Preventive care is very important, especially as you age. As you get older, vision, hearing and balance should be checked annually. And, you should get a flu shot every year as well. Fortunately, Medicare now pays for many of these services in full, as well as an annual wellness visit. Medicare covers some tests annually and others every few years.
Cost: Medicare covers the full cost of many, but not all, preventive services. If you have traditional Medicare, for full coverage, you will need to see a doctor who takes assignment, a “participating provider,” who accepts Medicare’s approved rate as payment in full. Fortunately, the vast majority of doctors accept assignment. If the doctor finds a problem and needs to do more tests, you may have to pay a deductible or coinsurance for those services. If you are in a Medicare Advantage plan, for full coverage, you will need to see an in-network doctor.
Medicare covers 100 percent of the cost of the following services:
- an annual wellness visit, which includes advance care planning with your doctor
- the following screenings
- depression,
- alcohol abuse,
- colon cancer
- prostate cancer
- mammogram
- HIV
- annual diabetes screening, for people with hypertension, high cholesterol or a family history of diabetes
- annual cardiovascular screening, to help lower the risk of heart disease.
- weight counseling and
- medical nutrition counseling.
- flu shot , pneumonia hepatitis B vaccines.Medicare covers the shingles vaccine under its Part D drug program.
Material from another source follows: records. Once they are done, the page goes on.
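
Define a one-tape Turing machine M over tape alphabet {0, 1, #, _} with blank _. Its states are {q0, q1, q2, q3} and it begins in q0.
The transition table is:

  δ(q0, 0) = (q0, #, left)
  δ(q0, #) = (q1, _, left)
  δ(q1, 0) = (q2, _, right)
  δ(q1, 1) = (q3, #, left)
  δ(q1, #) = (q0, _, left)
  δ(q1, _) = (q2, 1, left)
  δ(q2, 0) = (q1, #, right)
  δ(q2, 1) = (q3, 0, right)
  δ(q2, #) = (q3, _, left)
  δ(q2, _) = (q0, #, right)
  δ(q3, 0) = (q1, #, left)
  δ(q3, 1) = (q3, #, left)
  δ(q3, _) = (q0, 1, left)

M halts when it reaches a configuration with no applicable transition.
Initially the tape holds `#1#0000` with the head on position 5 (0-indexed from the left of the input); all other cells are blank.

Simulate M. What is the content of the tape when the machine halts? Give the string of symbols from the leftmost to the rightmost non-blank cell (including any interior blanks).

q0 | #1#00[0]0   read 0 → write #, move left, go to q0
q0 | #1#0[0]#0   read 0 → write #, move left, go to q0
q0 | #1#[0]##0   read 0 → write #, move left, go to q0
q0 | #1[#]###0   read # → write _, move left, go to q1
q1 | #[1]_###0   read 1 → write #, move left, go to q3
q3 | [#]#_###0
The non-blank tape span at halt is ##_###0.

##_###0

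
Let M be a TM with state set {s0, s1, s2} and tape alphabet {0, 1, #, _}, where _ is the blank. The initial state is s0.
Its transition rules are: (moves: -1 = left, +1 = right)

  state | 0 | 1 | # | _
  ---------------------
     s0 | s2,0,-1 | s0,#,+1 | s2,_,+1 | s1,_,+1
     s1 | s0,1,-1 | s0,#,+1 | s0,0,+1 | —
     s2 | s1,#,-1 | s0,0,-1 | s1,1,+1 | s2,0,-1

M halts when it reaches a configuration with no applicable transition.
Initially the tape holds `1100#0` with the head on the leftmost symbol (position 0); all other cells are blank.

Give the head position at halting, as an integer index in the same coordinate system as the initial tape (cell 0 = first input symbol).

s0 | [1]100#0   read 1 → write #, move +1, go to s0
s0 | #[1]00#0   read 1 → write #, move +1, go to s0
s0 | ##[0]0#0   read 0 → write 0, move -1, go to s2
s2 | #[#]00#0   read # → write 1, move +1, go to s1
s1 | #1[0]0#0   read 0 → write 1, move -1, go to s0
s0 | #[1]10#0   read 1 → write #, move +1, go to s0
s0 | ##[1]0#0   read 1 → write #, move +1, go to s0
s0 | ###[0]#0   read 0 → write 0, move -1, go to s2
s2 | ##[#]0#0   read # → write 1, move +1, go to s1
s1 | ##1[0]#0   read 0 → write 1, move -1, go to s0
s0 | ##[1]1#0   read 1 → write #, move +1, go to s0
s0 | ###[1]#0   read 1 → write #, move +1, go to s0
s0 | ####[#]0   read # → write _, move +1, go to s2
s2 | ####_[0]   read 0 → write #, move -1, go to s1
s1 | ####[_]#
At halt the head is at cell 4.

4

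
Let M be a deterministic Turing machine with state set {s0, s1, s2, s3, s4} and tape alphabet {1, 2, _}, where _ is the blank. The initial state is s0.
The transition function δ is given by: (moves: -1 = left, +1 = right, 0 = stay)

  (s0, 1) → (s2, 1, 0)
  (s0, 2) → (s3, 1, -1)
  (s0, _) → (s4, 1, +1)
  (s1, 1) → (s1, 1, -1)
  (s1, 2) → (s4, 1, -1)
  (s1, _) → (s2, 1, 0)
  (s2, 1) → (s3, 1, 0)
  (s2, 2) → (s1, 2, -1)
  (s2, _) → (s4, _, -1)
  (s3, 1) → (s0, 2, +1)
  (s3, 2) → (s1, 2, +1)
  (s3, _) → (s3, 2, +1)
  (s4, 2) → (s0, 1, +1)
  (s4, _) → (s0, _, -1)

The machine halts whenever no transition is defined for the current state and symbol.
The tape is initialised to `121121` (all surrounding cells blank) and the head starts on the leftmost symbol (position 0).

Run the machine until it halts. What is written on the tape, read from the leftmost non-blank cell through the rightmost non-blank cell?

s0 | __[1]21121   read 1 → write 1, move 0, go to s2
s2 | __[1]21121   read 1 → write 1, move 0, go to s3
s3 | __[1]21121   read 1 → write 2, move +1, go to s0
s0 | __2[2]1121   read 2 → write 1, move -1, go to s3
s3 | __[2]11121   read 2 → write 2, move +1, go to s1
s1 | __2[1]1121   read 1 → write 1, move -1, go to s1
s1 | __[2]11121   read 2 → write 1, move -1, go to s4
s4 | _[_]111121   read _ → write _, move -1, go to s0
s0 | [_]_111121   read _ → write 1, move +1, go to s4
s4 | 1[_]111121   read _ → write _, move -1, go to s0
s0 | [1]_111121   read 1 → write 1, move 0, go to s2
s2 | [1]_111121   read 1 → write 1, move 0, go to s3
s3 | [1]_111121   read 1 → write 2, move +1, go to s0
s0 | 2[_]111121   read _ → write 1, move +1, go to s4
s4 | 21[1]11121
The non-blank tape span at halt is 21111121.

21111121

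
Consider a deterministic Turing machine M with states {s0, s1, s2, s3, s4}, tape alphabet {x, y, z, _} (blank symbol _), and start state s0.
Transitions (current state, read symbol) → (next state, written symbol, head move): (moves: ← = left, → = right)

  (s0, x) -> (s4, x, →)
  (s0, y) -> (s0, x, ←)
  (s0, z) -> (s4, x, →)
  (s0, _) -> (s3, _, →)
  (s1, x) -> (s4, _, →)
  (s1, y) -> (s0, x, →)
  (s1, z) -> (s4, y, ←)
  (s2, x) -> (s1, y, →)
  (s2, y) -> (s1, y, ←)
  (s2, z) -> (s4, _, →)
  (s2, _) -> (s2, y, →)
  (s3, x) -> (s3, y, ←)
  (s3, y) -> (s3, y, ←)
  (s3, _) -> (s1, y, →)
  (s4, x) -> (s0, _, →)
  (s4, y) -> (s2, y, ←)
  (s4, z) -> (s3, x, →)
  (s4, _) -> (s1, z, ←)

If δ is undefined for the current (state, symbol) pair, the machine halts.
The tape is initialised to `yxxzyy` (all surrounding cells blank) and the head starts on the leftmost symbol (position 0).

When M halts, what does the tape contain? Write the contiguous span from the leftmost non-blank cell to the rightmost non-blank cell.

yxx_yx__y

state=s0 head=0 tape=_[y]xxzyy___   (s0,y)→(s0,x,←)
state=s0 head=-1 tape=[_]xxxzyy___   (s0,_)→(s3,_,→)
state=s3 head=0 tape=_[x]xxzyy___   (s3,x)→(s3,y,←)
state=s3 head=-1 tape=[_]yxxzyy___   (s3,_)→(s1,y,→)
state=s1 head=0 tape=y[y]xxzyy___   (s1,y)→(s0,x,→)
state=s0 head=1 tape=yx[x]xzyy___   (s0,x)→(s4,x,→)
state=s4 head=2 tape=yxx[x]zyy___   (s4,x)→(s0,_,→)
state=s0 head=3 tape=yxx_[z]yy___   (s0,z)→(s4,x,→)
state=s4 head=4 tape=yxx_x[y]y___   (s4,y)→(s2,y,←)
state=s2 head=3 tape=yxx_[x]yy___   (s2,x)→(s1,y,→)
state=s1 head=4 tape=yxx_y[y]y___   (s1,y)→(s0,x,→)
state=s0 head=5 tape=yxx_yx[y]___   (s0,y)→(s0,x,←)
state=s0 head=4 tape=yxx_y[x]x___   (s0,x)→(s4,x,→)
state=s4 head=5 tape=yxx_yx[x]___   (s4,x)→(s0,_,→)
state=s0 head=6 tape=yxx_yx_[_]__   (s0,_)→(s3,_,→)
state=s3 head=7 tape=yxx_yx__[_]_   (s3,_)→(s1,y,→)
state=s1 head=8 tape=yxx_yx__y[_]
The non-blank tape span at halt is yxx_yx__y.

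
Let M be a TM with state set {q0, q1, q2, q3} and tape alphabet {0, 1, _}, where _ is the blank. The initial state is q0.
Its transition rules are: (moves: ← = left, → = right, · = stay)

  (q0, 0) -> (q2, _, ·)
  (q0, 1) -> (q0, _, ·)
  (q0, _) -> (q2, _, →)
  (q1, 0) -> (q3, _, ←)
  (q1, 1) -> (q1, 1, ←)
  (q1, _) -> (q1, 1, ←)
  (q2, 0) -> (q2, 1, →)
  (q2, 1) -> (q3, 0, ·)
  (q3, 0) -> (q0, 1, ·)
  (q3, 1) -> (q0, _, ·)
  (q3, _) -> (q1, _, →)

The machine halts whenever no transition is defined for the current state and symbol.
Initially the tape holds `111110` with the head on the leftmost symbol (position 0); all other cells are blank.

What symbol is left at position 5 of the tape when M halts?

1

q0 | [1]11110_   read 1 → write _, move ·, go to q0
q0 | [_]11110_   read _ → write _, move →, go to q2
q2 | _[1]1110_   read 1 → write 0, move ·, go to q3
q3 | _[0]1110_   read 0 → write 1, move ·, go to q0
q0 | _[1]1110_   read 1 → write _, move ·, go to q0
q0 | _[_]1110_   read _ → write _, move →, go to q2
q2 | __[1]110_   read 1 → write 0, move ·, go to q3
q3 | __[0]110_   read 0 → write 1, move ·, go to q0
q0 | __[1]110_   read 1 → write _, move ·, go to q0
q0 | __[_]110_   read _ → write _, move →, go to q2
q2 | ___[1]10_   read 1 → write 0, move ·, go to q3
q3 | ___[0]10_   read 0 → write 1, move ·, go to q0
q0 | ___[1]10_   read 1 → write _, move ·, go to q0
q0 | ___[_]10_   read _ → write _, move →, go to q2
q2 | ____[1]0_   read 1 → write 0, move ·, go to q3
q3 | ____[0]0_   read 0 → write 1, move ·, go to q0
q0 | ____[1]0_   read 1 → write _, move ·, go to q0
q0 | ____[_]0_   read _ → write _, move →, go to q2
q2 | _____[0]_   read 0 → write 1, move →, go to q2
q2 | _____1[_]
Cell 5 holds 1 when M halts.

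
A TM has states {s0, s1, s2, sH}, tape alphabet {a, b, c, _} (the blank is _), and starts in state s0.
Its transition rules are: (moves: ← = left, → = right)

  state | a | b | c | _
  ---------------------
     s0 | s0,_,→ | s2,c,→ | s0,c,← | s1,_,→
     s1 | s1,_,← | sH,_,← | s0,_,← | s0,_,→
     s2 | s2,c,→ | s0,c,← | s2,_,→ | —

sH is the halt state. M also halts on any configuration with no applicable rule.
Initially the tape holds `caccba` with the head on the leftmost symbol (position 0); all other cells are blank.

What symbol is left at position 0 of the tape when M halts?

state=s0 head=0 tape=_[c]accba_   (s0,c)→(s0,c,←)
state=s0 head=-1 tape=[_]caccba_   (s0,_)→(s1,_,→)
state=s1 head=0 tape=_[c]accba_   (s1,c)→(s0,_,←)
state=s0 head=-1 tape=[_]_accba_   (s0,_)→(s1,_,→)
state=s1 head=0 tape=_[_]accba_   (s1,_)→(s0,_,→)
state=s0 head=1 tape=__[a]ccba_   (s0,a)→(s0,_,→)
state=s0 head=2 tape=___[c]cba_   (s0,c)→(s0,c,←)
state=s0 head=1 tape=__[_]ccba_   (s0,_)→(s1,_,→)
state=s1 head=2 tape=___[c]cba_   (s1,c)→(s0,_,←)
state=s0 head=1 tape=__[_]_cba_   (s0,_)→(s1,_,→)
state=s1 head=2 tape=___[_]cba_   (s1,_)→(s0,_,→)
state=s0 head=3 tape=____[c]ba_   (s0,c)→(s0,c,←)
state=s0 head=2 tape=___[_]cba_   (s0,_)→(s1,_,→)
state=s1 head=3 tape=____[c]ba_   (s1,c)→(s0,_,←)
state=s0 head=2 tape=___[_]_ba_   (s0,_)→(s1,_,→)
state=s1 head=3 tape=____[_]ba_   (s1,_)→(s0,_,→)
state=s0 head=4 tape=_____[b]a_   (s0,b)→(s2,c,→)
state=s2 head=5 tape=_____c[a]_   (s2,a)→(s2,c,→)
state=s2 head=6 tape=_____cc[_]
Cell 0 holds _ when M halts.

_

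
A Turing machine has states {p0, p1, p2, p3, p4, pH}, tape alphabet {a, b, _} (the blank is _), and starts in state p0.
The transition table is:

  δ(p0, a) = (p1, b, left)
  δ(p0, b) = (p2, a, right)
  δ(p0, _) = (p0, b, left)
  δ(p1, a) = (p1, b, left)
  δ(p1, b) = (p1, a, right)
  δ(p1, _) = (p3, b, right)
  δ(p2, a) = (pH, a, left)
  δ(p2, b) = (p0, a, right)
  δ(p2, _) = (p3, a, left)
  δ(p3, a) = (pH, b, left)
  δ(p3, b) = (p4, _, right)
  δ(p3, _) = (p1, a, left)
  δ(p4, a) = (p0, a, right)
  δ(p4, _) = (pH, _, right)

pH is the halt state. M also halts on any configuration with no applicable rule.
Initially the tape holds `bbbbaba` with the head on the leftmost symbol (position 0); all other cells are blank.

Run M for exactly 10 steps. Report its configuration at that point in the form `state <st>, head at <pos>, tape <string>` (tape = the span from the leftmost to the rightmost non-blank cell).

state p3, head at 0, tape bbbbbbba

p0 | _[b]bbbaba   read b → write a, move right, go to p2
p2 | _a[b]bbaba   read b → write a, move right, go to p0
p0 | _aa[b]baba   read b → write a, move right, go to p2
p2 | _aaa[b]aba   read b → write a, move right, go to p0
p0 | _aaaa[a]ba   read a → write b, move left, go to p1
p1 | _aaa[a]bba   read a → write b, move left, go to p1
p1 | _aa[a]bbba   read a → write b, move left, go to p1
p1 | _a[a]bbbba   read a → write b, move left, go to p1
p1 | _[a]bbbbba   read a → write b, move left, go to p1
p1 | [_]bbbbbba   read _ → write b, move right, go to p3
p3 | b[b]bbbbba
After 10 steps: state p3, head at 0, tape bbbbbbba.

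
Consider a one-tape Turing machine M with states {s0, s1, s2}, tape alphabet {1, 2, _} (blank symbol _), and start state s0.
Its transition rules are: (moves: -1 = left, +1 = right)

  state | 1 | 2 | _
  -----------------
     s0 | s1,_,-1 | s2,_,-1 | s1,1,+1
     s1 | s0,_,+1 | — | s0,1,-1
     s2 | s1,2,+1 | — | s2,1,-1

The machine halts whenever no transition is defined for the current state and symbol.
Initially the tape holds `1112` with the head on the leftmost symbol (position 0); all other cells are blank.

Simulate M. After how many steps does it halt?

19

s0 | ____[1]112   read 1 → write _, move -1, go to s1
s1 | ___[_]_112   read _ → write 1, move -1, go to s0
s0 | __[_]1_112   read _ → write 1, move +1, go to s1
s1 | __1[1]_112   read 1 → write _, move +1, go to s0
s0 | __1_[_]112   read _ → write 1, move +1, go to s1
s1 | __1_1[1]12   read 1 → write _, move +1, go to s0
s0 | __1_1_[1]2   read 1 → write _, move -1, go to s1
s1 | __1_1[_]_2   read _ → write 1, move -1, go to s0
s0 | __1_[1]1_2   read 1 → write _, move -1, go to s1
s1 | __1[_]_1_2   read _ → write 1, move -1, go to s0
s0 | __[1]1_1_2   read 1 → write _, move -1, go to s1
s1 | _[_]_1_1_2   read _ → write 1, move -1, go to s0
s0 | [_]1_1_1_2   read _ → write 1, move +1, go to s1
s1 | 1[1]_1_1_2   read 1 → write _, move +1, go to s0
s0 | 1_[_]1_1_2   read _ → write 1, move +1, go to s1
s1 | 1_1[1]_1_2   read 1 → write _, move +1, go to s0
s0 | 1_1_[_]1_2   read _ → write 1, move +1, go to s1
s1 | 1_1_1[1]_2   read 1 → write _, move +1, go to s0
s0 | 1_1_1_[_]2   read _ → write 1, move +1, go to s1
s1 | 1_1_1_1[2]
M halts after 19 transitions.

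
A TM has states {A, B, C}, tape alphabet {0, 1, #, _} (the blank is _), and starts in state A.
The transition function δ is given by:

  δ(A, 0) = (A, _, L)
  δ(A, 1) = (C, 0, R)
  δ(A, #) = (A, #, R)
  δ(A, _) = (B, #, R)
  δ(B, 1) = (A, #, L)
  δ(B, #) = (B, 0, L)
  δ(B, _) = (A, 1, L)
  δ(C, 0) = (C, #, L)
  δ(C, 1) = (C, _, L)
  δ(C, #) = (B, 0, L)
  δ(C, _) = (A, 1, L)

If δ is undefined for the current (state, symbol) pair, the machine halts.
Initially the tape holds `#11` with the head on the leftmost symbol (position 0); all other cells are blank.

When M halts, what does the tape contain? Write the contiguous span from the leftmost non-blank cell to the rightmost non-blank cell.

state=A head=0 tape=____[#]11   (A,#)→(A,#,R)
state=A head=1 tape=____#[1]1   (A,1)→(C,0,R)
state=C head=2 tape=____#0[1]   (C,1)→(C,_,L)
state=C head=1 tape=____#[0]_   (C,0)→(C,#,L)
state=C head=0 tape=____[#]#_   (C,#)→(B,0,L)
state=B head=-1 tape=___[_]0#_   (B,_)→(A,1,L)
state=A head=-2 tape=__[_]10#_   (A,_)→(B,#,R)
state=B head=-1 tape=__#[1]0#_   (B,1)→(A,#,L)
state=A head=-2 tape=__[#]#0#_   (A,#)→(A,#,R)
state=A head=-1 tape=__#[#]0#_   (A,#)→(A,#,R)
state=A head=0 tape=__##[0]#_   (A,0)→(A,_,L)
state=A head=-1 tape=__#[#]_#_   (A,#)→(A,#,R)
state=A head=0 tape=__##[_]#_   (A,_)→(B,#,R)
state=B head=1 tape=__###[#]_   (B,#)→(B,0,L)
state=B head=0 tape=__##[#]0_   (B,#)→(B,0,L)
state=B head=-1 tape=__#[#]00_   (B,#)→(B,0,L)
state=B head=-2 tape=__[#]000_   (B,#)→(B,0,L)
state=B head=-3 tape=_[_]0000_   (B,_)→(A,1,L)
state=A head=-4 tape=[_]10000_   (A,_)→(B,#,R)
state=B head=-3 tape=#[1]0000_   (B,1)→(A,#,L)
state=A head=-4 tape=[#]#0000_   (A,#)→(A,#,R)
state=A head=-3 tape=#[#]0000_   (A,#)→(A,#,R)
state=A head=-2 tape=##[0]000_   (A,0)→(A,_,L)
state=A head=-3 tape=#[#]_000_   (A,#)→(A,#,R)
state=A head=-2 tape=##[_]000_   (A,_)→(B,#,R)
state=B head=-1 tape=###[0]00_
The non-blank tape span at halt is ###000.

###000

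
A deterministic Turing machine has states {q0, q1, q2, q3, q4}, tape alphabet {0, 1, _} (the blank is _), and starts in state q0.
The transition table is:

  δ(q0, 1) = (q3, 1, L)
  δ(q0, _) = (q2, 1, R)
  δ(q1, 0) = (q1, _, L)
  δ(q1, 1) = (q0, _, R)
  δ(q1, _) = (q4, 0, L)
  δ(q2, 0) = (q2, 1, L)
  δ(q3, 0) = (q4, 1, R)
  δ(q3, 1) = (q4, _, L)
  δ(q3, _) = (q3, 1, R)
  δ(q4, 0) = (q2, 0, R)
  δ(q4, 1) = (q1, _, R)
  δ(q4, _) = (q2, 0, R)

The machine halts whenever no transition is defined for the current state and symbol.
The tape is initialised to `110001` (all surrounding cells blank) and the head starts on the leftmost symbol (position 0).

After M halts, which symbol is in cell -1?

state=q0 head=0 tape=__[1]10001   (q0,1)→(q3,1,L)
state=q3 head=-1 tape=_[_]110001   (q3,_)→(q3,1,R)
state=q3 head=0 tape=_1[1]10001   (q3,1)→(q4,_,L)
state=q4 head=-1 tape=_[1]_10001   (q4,1)→(q1,_,R)
state=q1 head=0 tape=__[_]10001   (q1,_)→(q4,0,L)
state=q4 head=-1 tape=_[_]010001   (q4,_)→(q2,0,R)
state=q2 head=0 tape=_0[0]10001   (q2,0)→(q2,1,L)
state=q2 head=-1 tape=_[0]110001   (q2,0)→(q2,1,L)
state=q2 head=-2 tape=[_]1110001
Cell -1 holds 1 when M halts.

1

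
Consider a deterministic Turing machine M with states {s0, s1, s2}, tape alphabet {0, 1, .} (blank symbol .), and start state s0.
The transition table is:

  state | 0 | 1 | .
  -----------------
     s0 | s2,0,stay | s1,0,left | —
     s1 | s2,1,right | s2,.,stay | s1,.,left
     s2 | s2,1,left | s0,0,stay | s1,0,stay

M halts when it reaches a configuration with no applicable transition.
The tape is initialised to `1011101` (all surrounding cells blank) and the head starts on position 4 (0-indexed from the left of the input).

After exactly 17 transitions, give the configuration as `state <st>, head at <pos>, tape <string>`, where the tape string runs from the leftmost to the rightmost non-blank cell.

state=s0 head=4 tape=.1011[1]01   (s0,1)→(s1,0,left)
state=s1 head=3 tape=.101[1]001   (s1,1)→(s2,.,stay)
state=s2 head=3 tape=.101[.]001   (s2,.)→(s1,0,stay)
state=s1 head=3 tape=.101[0]001   (s1,0)→(s2,1,right)
state=s2 head=4 tape=.1011[0]01   (s2,0)→(s2,1,left)
state=s2 head=3 tape=.101[1]101   (s2,1)→(s0,0,stay)
state=s0 head=3 tape=.101[0]101   (s0,0)→(s2,0,stay)
state=s2 head=3 tape=.101[0]101   (s2,0)→(s2,1,left)
state=s2 head=2 tape=.10[1]1101   (s2,1)→(s0,0,stay)
state=s0 head=2 tape=.10[0]1101   (s0,0)→(s2,0,stay)
state=s2 head=2 tape=.10[0]1101   (s2,0)→(s2,1,left)
state=s2 head=1 tape=.1[0]11101   (s2,0)→(s2,1,left)
state=s2 head=0 tape=.[1]111101   (s2,1)→(s0,0,stay)
state=s0 head=0 tape=.[0]111101   (s0,0)→(s2,0,stay)
state=s2 head=0 tape=.[0]111101   (s2,0)→(s2,1,left)
state=s2 head=-1 tape=[.]1111101   (s2,.)→(s1,0,stay)
state=s1 head=-1 tape=[0]1111101   (s1,0)→(s2,1,right)
state=s2 head=0 tape=1[1]111101
After 17 steps: state s2, head at 0, tape 11111101.

state s2, head at 0, tape 11111101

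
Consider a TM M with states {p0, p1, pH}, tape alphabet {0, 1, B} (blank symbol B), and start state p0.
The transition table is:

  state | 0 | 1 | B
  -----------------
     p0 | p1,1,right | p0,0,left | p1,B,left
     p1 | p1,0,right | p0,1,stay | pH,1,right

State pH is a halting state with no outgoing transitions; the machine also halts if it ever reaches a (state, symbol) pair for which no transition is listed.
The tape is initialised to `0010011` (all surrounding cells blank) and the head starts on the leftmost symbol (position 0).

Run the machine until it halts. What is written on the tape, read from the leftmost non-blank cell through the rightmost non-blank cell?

p0 | [0]010011BB   read 0 → write 1, move right, go to p1
p1 | 1[0]10011BB   read 0 → write 0, move right, go to p1
p1 | 10[1]0011BB   read 1 → write 1, move stay, go to p0
p0 | 10[1]0011BB   read 1 → write 0, move left, go to p0
p0 | 1[0]00011BB   read 0 → write 1, move right, go to p1
p1 | 11[0]0011BB   read 0 → write 0, move right, go to p1
p1 | 110[0]011BB   read 0 → write 0, move right, go to p1
p1 | 1100[0]11BB   read 0 → write 0, move right, go to p1
p1 | 11000[1]1BB   read 1 → write 1, move stay, go to p0
p0 | 11000[1]1BB   read 1 → write 0, move left, go to p0
p0 | 1100[0]01BB   read 0 → write 1, move right, go to p1
p1 | 11001[0]1BB   read 0 → write 0, move right, go to p1
p1 | 110010[1]BB   read 1 → write 1, move stay, go to p0
p0 | 110010[1]BB   read 1 → write 0, move left, go to p0
p0 | 11001[0]0BB   read 0 → write 1, move right, go to p1
p1 | 110011[0]BB   read 0 → write 0, move right, go to p1
p1 | 1100110[B]B   read B → write 1, move right, go to pH
pH | 11001101[B]
The non-blank tape span at halt is 11001101.

11001101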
- For people without a smoking-related illness, it covers the full cost of smoking cessation.
Medicare covers 80 percent of the cost of the following services:
- glaucoma, trainings for diabetes self-management,
- barium enemas to detect colon cancer, and
- digital rectal exams to detect prostate cancer.
Keep in mind that health care screenings can have risks. Screenings may turn up issues that warrant addressing; they also may turn up issues that would be best left alone. If the screening results turn up something out of the ordinary, doctors often do not know whether there is a problem that should lead to more tests or a surgery. For example, a breast screening may reveal a possible tumor, but the tumor may be best left untouched because it will never grow large or present a health risk. It should not be removed. The risk to you can come from removing a tumor that does not present a health risk. Surgery involves its own set of risks, including bacterial infections. The US Preventive Services Task Force, an independent panel of experts in primary care and prevention, recommends certain preventive care services, and it does not recommend others, based on the evidence of effectiveness.